Giovanni había reflexionado sobre el hecho de que, por lo que respecta al móvil, también en Bolonia se encontrarían numerosos asesinos potenciales del poeta, entre académicos un poco envidiosos y políticos sanguinarios.
—¿Quiénes? ¿Los académicos? —había comentado Bruno cuando se quedaron solos—. La aritmética con ellos sería una ciencia imposible: solo una serie ilimitada de números uno…
Habían regresado a casa a la hora de comer. Así habían sabido por boca de Gigliata que Bernard, en el ínterin, se había marchado. Había regresado antes que ellos, había recogido sus cosas, garabateado dos líneas y dejado una nota para Giovanni. No volvería pronto, eso había dicho, pero no había explicado adonde se dirigía. Se marchaba con Dan, el viejo amigo con el que se había encontrado en Bolonia después de tantos años. Giovanni cogió la nota, la abrió y cayó una moneda al suelo, que recogió. Era un ducado veneciano. Leyó el mensaje:
Querido Giovanni:
Perdona si me marcho así. Despídeme de tus simpáticos amigos, especialmente de la pequeña Sofía.
La noche pasada acabé de descifrar el mensaje y ahora sé dónde se esconde el arca sagrada que David llevó a Jerusalén junto con las tablas de Moisés. El amigo con el que me encontré en Santo Stefano es un viejo compañero de armas, que se marcha hoy con una compañía de romeros en peregrinación a Roma. Me voy con él. Haremos un trecho de camino juntos, después continuaré, como peregrino solitario, hasta el nuevo Templo.

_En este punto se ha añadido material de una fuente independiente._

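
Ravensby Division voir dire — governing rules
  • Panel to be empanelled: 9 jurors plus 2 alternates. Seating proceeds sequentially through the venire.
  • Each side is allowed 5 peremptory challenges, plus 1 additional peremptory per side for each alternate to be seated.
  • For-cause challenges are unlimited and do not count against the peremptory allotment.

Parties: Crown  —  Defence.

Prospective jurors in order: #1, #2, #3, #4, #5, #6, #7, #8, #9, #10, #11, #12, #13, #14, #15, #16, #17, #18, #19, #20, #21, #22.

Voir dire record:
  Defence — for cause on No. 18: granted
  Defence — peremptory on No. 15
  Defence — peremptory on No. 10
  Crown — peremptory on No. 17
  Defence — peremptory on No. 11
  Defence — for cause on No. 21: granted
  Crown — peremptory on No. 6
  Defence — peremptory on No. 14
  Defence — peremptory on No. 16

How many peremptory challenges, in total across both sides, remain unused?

Crown allotment: 5 base + 1 × 2 alternates = 7. Defence allotment: 5 base + 1 × 2 alternates = 7.
Crown peremptories used: #17, #6 — 2.
Defence peremptories used: #15, #10, #11, #14, #16 — 5 (for-cause on #18, #21 don't count).
Remaining: (7 − 2) + (7 − 5) = 7.

7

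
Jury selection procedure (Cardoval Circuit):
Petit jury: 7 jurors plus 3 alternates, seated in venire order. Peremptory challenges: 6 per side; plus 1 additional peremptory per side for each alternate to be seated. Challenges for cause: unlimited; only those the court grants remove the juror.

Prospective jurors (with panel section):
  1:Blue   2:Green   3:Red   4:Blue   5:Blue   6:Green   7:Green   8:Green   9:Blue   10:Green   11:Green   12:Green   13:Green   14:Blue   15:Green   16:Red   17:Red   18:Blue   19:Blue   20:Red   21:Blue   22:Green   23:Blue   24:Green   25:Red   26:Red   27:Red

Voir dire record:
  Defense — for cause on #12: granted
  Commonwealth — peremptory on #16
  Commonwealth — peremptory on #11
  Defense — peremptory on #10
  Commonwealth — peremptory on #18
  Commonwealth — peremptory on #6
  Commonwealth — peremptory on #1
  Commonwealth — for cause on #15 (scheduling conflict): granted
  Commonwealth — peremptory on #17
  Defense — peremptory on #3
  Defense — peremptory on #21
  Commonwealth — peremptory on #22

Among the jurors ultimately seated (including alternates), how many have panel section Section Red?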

Acuérdate de Terino da Pistoia y de Checca di San Frediano, y buena suerte en tus investigaciones. Cuando acabe, de regreso vendré a Bolonia para saber dónde te has metido mientras tanto. Adjunto un ducado de Venecia y te ruego que me hagas un pequeño favor. En la posada de la Garisenda, donde han matado a Ceceo da Lanzano, hay una muchacha llamada Ester.
No es una prostituta, es la madre de dos niños.
Es una mujer que merecería una vida mejor. Llévale el ducado. Dile que se lo envía Bernard, el excruzado. Dile que…
Bueno, dile lo que quieras. Cuando regrese, iré a pedirle que se case conmigo.
Gracias por todo, amigo. Espero volver a verte pronto,
Bernard
G
iovanni estaba tentado de abandonarlo todo y regresar a Rávena a buscar los trece cantos del poema que faltaban, confiando en que los ladrones no los hubieran encontrado ya, y abandonar las investigaciones, ahora que parecía que desembocaban en un callejón sin salida. Ir a Florencia, antes de volver definitivamente a Pistoia, y hacer un último intento de hallar al otro sicario, el marcado, le parecía la única posibilidad concreta de resolver la intriga. Sin embargo, cuanto más pensaba en ello, más le parecía también esta una mera hipótesis. Terino da Pistoia podía estar en cualquier parte en realidad, quizá no se había movido nunca de Bolonia; quizá había sido él mismo quien eliminó a Ceceo da Lanzano, o a la inversa, quien les había contratado, para borrar toda memoria del homicidio, podía haberlos quemado a ambos. Un viaje a Florencia tenía muchas probabilidades de acabar en fracaso.